To be frank and honest I’ve struggled over how to explain the folly of honoring that which is dishonorable. Oh, there are plenty of examples. But here’s the problem I ran into. As soon as I thought of an example the specter of judgementalism soon followed. So let me put it this way. When we honor something that is really dishonorable, we look down instead of up. Do that long enough, and the whole world turns upside down. That which should be honored is seen as dishonorable, and that which should not be honored is lifted up. Even to the point of dishonoring God.

Benefits of dwelling on that which is Honorable

Understanding the trap helps us to also understand the benefit of dwelling on whatever is honorable. As we continue to look up, to honor that which is honorable, we begin to see God better. There’s an old adage among motorcycle folks, you’ll hit what you look at. Or in baseball, the fielder and batter are told to keep their eye on the ball. In Hebrews, we are taught to “fix our eyes on Jesus.” Where we look, what we honor, affects our trajectory. “I will lift up my eyes to the mountains; From where shall my help come? My help comes from the Lord, Who made heaven and earth.” (Psalm 121:1–2, NASB95)


Paul taught, “Render to all what is due them: tax to whom tax is due; custom to whom custom; fear to whom fear; honor to whom honor.” (Romans 13:7, NASB95) Only God is wholly and completely honorable, everything and everyone else is a mixed bag of things dishonorable, common, and honorable. So often the bad in someone (or in ourselves) blinds us to that which deserves honor and recognition. The human tendency is the put down the other person to lift ourselves up. Just watch a political debate sometime. Ever see a candidate say to the other person on the stage, “Hey, that’s a great idea you have there”? Neither have I. But dwelling on whatever is honorable means that we do just that.

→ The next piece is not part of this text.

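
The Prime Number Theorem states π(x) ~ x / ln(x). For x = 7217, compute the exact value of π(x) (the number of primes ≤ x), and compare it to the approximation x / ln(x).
π(7217) = 922;  x/ln(x) ≈ 812.34;  relative error ≈ 11.89%.

Directly count primes up to 7217: π(7217) = 922. The PNT approximation gives 7217/ln(7217) ≈ 7217/8.88419 ≈ 812.34. Relative error (π(x) − x/ln(x)) / π(x) ≈ 11.89%; the approximation is known to undercount slightly (Li(x) is a better estimate).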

We have this ongoing conflict when it comes to paying due honor and respect. So how do we square the circle when someone is due honor but does dishonorable things? (Get your mind off of politics and consider the others in your life, like the neighbor down the street or that unpleasant co-worker.) I think the answer to understanding this is the Hierarchy of Honor – God, parents, rulers, spouse, children…others in our world. It’s how the three Hebrew men of fiery furnace fame could stand instead of worship as commanded. So often we focus on their brave act of disobedience but miss the respectful and honorable tone they struck with the king. They paid honor where honor was due, but they also recognized that a higher honor must also be kept.

Let’s bring this down to everyday life. We may see every bump, wart, flaw, and failure of someone and discount everything they say or do. It’s never quite right, or we fear that their motives are impure. (There’s that specter of judgementalism again) But that is dwelling on what is dishonorable, what would happen if we began to see and dwell on the honorable that is in them? It’s the difference between always pointing out what is wrong with that person, that group, that church and pointing out that which is right with that person, that group, that church.

When we intentionally begin to give honor where it is due to our own outlook and demeanor changes. We begin to look up to God more often instead of looking down in judgment. It may never change the person in view, but it will change you.

  • Did you see the picture?  I see a face and perhaps some colors that weren’t there before.